La France et la Norvège veulent mettre en œuvre les décisions sur les forêts
Avant de se retrouver à Oslo en mai, les pays présents à la conférence sur les bassins forestiers ont décidé de recenser les projets existants et de mettre en place un secrétariat léger pour concrétiser les décisions prises à Copenhague.
Avant de se retrouver à Oslo en mai, les pays présents à la conférence sur les bassins forestiers ont décidé de recenser les projets existants et de mettre en place un secrétariat léger pour concrétiser les décisions prises à Copenhague.
Donner un nouveau souffle aux négociations climatiques. Une soixantaine de pays se sont réunis à Paris, le 11 mars, à l’invitation de la France et de la Norvège, autour de la question des forêts. Les États présents ont défini une méthode de travail et un calendrier pour les mois à venir.
Dans un premier temps, ils ont convenu, d’ici deux mois, de recenser tous les projets existants dans le domaine des forêts, et de mettre en commun les données dont ils disposent : projets, accords bilatéraux, financements réels.
Les États feront ensuite le point à Oslo à la fin du mois de mai et se rencontreront tous les deux mois. «La négociation sur les forêts avait été assez proche d’un succès à Copenhague. Elle continue à suivre son chemin», estime l’ambassadeur français chargé des négociations climatiques Brice Lalonde.
Cette collaboration volontaire se heurte à la réticence de certains pays, comme les États-Unis, qui hésitent à communiquer ses projets à ses partenaires.
Secrétariat restreint
Il faut dire que les structures internationales dans le domaine forestier ne manquent pas. Au niveau de la FAO, par exemple, un partenariat de collaboration sur les forêts réunit déjà 14 organisations internationales et différents secrétariats de convention ayant un programme sur le sujet.
De son côté, le ministre de l’Ecologie, Jean-Louis Borloo, se défend de vouloir faire de l’ombre à qui que ce soit. «Nous ne sommes en compétition avec personne», insiste-t-il. Pour l’instant, il n’est pas question de sélectionner des projets à financer.
Un secrétariat, assuré par un nombre de pays plus restreint, sera chargé de mener les travaux, et devra régulièrement rendre compte de ses avancées. La France, la Papouasie-Nouvelle Guinée, la République démocratique du Congo, la Norvège, l’Australie, le Ghana, le Gabon et le Brésil devraient constituer ce secrétariat, basé à Paris.

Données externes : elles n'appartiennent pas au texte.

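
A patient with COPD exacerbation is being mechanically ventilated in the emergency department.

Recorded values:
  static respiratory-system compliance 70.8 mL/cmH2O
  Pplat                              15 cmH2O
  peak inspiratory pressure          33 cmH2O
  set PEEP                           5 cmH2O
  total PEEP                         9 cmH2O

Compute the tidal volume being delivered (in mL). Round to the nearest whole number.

End-expiratory occlusion gives total PEEP = 9 cmH2O (intrinsic PEEP = 9 − 5 = 4). Use total PEEP for the elastic gradient.
Vt = Cstat × (Pplat − PEEPtotal) = 70.8 × (15 − 9) = 70.8 × 6.0 = 424.8 mL.

425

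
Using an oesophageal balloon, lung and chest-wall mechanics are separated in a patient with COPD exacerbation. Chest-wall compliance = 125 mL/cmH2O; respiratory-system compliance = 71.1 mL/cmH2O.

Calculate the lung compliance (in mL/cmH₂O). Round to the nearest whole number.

165

1/CL = 1/Crs − 1/Ccw.
1/CL = 1/71.1 − 1/125 = 0.006065.
CL = 164.88 mL/cmH2O.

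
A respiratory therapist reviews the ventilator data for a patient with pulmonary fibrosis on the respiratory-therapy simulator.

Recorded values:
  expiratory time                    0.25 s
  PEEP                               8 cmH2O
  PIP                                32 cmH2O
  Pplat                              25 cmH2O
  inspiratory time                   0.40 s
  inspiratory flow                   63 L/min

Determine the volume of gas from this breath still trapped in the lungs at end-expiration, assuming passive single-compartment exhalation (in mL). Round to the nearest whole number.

92

Flow: 63 L/min ÷ 60 = 1.05 L/s.
Vt = flow × Ti = 1.05 L/s × 0.40 s × 1000 mL/L = 420.0 mL.
R = (PIP − Pplat)/V̇ = (32 − 25) / 1.05 = 7.0/1.05 = 6.667 cmH2O·s/L.
C = Vt/(Pplat − PEEP) = 420.0 / (25 − 8) = 420.0/17.0 = 24.706 mL/cmH2O.
τ = R × C = 6.667 × 0.02471 L/cmH2O = 0.1647 s.
Fraction remaining = e^(−Te/τ) = e^(−0.25/0.1647) = 0.2192.
Trapped volume = 420.0 × 0.2192 = 92.064 mL.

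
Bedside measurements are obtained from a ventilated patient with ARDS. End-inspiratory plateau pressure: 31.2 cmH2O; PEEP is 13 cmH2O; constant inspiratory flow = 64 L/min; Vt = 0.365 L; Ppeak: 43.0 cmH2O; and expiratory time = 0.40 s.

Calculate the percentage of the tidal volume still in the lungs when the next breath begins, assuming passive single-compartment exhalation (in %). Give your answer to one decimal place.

16.5

Flow: 64 L/min ÷ 60 = 1.0667 L/s.
R = (PIP − Pplat)/V̇ = (43.0 − 31.2) / 1.0667 = 11.8/1.0667 = 11.062 cmH2O·s/L.
C = Vt/(Pplat − PEEP) = 365.0 / (31.2 − 13) = 365.0/18.2 = 20.055 mL/cmH2O.
τ = R × C = 11.062 × 0.02006 L/cmH2O = 0.2219 s.
Fraction remaining at end-expiration = e^(−Te/τ) = e^(−0.40/0.2219) = 0.1649 → 16.49%.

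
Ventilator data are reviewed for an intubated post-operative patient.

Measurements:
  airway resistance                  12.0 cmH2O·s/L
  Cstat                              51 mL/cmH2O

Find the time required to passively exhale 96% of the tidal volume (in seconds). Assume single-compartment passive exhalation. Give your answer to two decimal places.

1.97

τ = R × C = 12.0 × 51 mL/cmH2O = 12.0 × 0.051 L/cmH2O = 0.612 s.
Exhaled fraction f = 1 − e^(−t/τ) → t = −τ·ln(1 − f) = −0.612·ln(0.04) = 1.97 s.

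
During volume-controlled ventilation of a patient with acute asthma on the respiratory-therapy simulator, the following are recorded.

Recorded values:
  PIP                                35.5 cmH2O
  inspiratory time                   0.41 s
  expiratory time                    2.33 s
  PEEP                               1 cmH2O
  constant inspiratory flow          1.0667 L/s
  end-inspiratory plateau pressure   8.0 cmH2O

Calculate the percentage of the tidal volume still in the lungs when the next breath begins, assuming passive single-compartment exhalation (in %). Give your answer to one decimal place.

Vt = flow × Ti = 1.0667 L/s × 0.41 s × 1000 mL/L = 437.35 mL.
R = (PIP − Pplat)/V̇ = (35.5 − 8.0) / 1.0667 = 27.5/1.0667 = 25.78 cmH2O·s/L.
C = Vt/(Pplat − PEEP) = 437.35 / (8.0 − 1) = 437.35/7.0 = 62.479 mL/cmH2O.
τ = R × C = 25.78 × 0.06248 L/cmH2O = 1.611 s.
Fraction remaining at end-expiration = e^(−Te/τ) = e^(−2.33/1.611) = 0.2354 → 23.54%.

23.5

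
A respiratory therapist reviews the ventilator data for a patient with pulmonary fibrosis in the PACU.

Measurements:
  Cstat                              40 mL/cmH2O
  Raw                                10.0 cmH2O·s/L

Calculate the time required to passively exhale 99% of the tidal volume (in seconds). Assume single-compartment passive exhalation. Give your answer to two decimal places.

1.84

τ = R × C = 10.0 × 40 mL/cmH2O = 10.0 × 0.040 L/cmH2O = 0.4 s.
Exhaled fraction f = 1 − e^(−t/τ) → t = −τ·ln(1 − f) = −0.4·ln(0.01) = 1.842 s.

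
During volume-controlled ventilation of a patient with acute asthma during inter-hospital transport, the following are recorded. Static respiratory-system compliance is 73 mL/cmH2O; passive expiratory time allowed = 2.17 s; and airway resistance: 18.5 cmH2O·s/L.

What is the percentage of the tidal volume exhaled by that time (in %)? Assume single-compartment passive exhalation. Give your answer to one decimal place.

79.9

τ = R × C = 18.5 × 73 mL/cmH2O = 18.5 × 0.073 L/cmH2O = 1.351 s.
Passive exhalation: V(t)/V₀ = e^(−t/τ) = e^(−2.17/1.351) = 0.2006.
Fraction exhaled = 1 − 0.2006 = 0.7994 → 79.94%.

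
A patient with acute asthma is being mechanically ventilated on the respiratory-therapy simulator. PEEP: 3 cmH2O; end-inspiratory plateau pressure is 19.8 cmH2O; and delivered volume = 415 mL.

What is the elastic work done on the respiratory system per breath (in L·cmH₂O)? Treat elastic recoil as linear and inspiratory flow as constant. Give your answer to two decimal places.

3.49

Elastic work ≈ ½ × (Pplat − PEEP) × Vt = 0.5 × (19.8 − 3) × 0.415 L = 0.5 × 16.8 × 0.415 = 3.486 L·cmH2O.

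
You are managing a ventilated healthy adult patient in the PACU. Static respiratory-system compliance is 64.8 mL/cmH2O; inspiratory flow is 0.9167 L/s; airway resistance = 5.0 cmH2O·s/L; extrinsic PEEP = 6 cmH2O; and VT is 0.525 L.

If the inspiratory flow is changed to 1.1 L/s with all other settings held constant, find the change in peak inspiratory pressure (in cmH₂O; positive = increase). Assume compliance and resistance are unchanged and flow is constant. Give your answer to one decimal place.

0.9

PIP = Vt/C + R·V̇ + PEEP (constant-flow equation of motion).
Only the resistive term changes: ΔPIP = R × ΔV̇ = 5.0 × (1.1 − 0.9167) = 5.0 × 0.1833 = 0.9165 cmH2O.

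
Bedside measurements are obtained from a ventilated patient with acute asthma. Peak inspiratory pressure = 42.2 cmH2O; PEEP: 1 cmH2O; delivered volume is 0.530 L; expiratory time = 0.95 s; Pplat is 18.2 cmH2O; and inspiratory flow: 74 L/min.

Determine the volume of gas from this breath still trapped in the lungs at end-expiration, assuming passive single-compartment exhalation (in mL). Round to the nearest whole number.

Flow: 74 L/min ÷ 60 = 1.2333 L/s.
R = (PIP − Pplat)/V̇ = (42.2 − 18.2) / 1.2333 = 24.0/1.2333 = 19.46 cmH2O·s/L.
C = Vt/(Pplat − PEEP) = 530.0 / (18.2 − 1) = 530.0/17.2 = 30.814 mL/cmH2O.
τ = R × C = 19.46 × 0.03081 L/cmH2O = 0.5996 s.
Fraction remaining = e^(−Te/τ) = e^(−0.95/0.5996) = 0.2051.
Trapped volume = 530.0 × 0.2051 = 108.7 mL.

109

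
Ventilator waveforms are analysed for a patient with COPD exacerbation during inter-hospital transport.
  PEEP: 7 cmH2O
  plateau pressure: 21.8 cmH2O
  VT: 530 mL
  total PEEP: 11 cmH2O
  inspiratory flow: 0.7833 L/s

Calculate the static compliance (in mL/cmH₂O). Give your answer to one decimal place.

End-expiratory occlusion gives total PEEP = 11 cmH2O (intrinsic PEEP = 11 − 7 = 4). Use total PEEP for the elastic gradient.
Cstat = Vt / (Pplat − PEEPtotal) = 530 / (21.8 − 11) = 530 / 10.8 = 49.074 mL/cmH2O.

49.1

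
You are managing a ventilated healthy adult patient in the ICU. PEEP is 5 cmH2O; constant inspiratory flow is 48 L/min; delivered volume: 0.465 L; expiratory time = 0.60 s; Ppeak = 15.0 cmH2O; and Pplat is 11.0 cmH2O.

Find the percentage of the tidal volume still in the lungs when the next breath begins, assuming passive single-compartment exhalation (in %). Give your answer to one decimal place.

21.3

Flow: 48 L/min ÷ 60 = 0.8 L/s.
R = (PIP − Pplat)/V̇ = (15.0 − 11.0) / 0.8 = 4.0/0.8 = 5.0 cmH2O·s/L.
C = Vt/(Pplat − PEEP) = 465.0 / (11.0 − 5) = 465.0/6.0 = 77.5 mL/cmH2O.
τ = R × C = 5.0 × 0.0775 L/cmH2O = 0.3875 s.
Fraction remaining at end-expiration = e^(−Te/τ) = e^(−0.60/0.3875) = 0.2126 → 21.26%.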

A Copenhague, 3,5 milliards de dollars avaient été destinés à la lutte contre la déforestation, de 2010 à 2012. Les bailleurs de fond semblent prêts à mettre un milliard de plus sur la table pour cette période. Reste à savoir si, dans les faits, ces fonds seront neufs ou le fruit d’un simple recyclage de projets antérieurs. «Il faut voir comment cela va se passer pour l’additionnalité», résume ainsi Elise Buckle, responsable de la campagne «Energie-climat» du WWF France.
Ambitieux mais risqué
Elle porte un jugement plutôt positif sur la conférence. «Cela va dans la bonne direction», confirme-t-elle. Même sentiment pour Benoît Faraco, de la Fondation Nicolas-Hulot. «C’est le début d’un nouveau processus», explique-t-il, en estimant que la présence de «projets concrets» sur la table des négociations est peut-être «ce qui a manqué à Copenhague». «Aujourd’hui, ce qui donne la légitimité à une méthode, c’est l’efficacité et la chute des émissions de gaz à effet de serre», poursuit-il.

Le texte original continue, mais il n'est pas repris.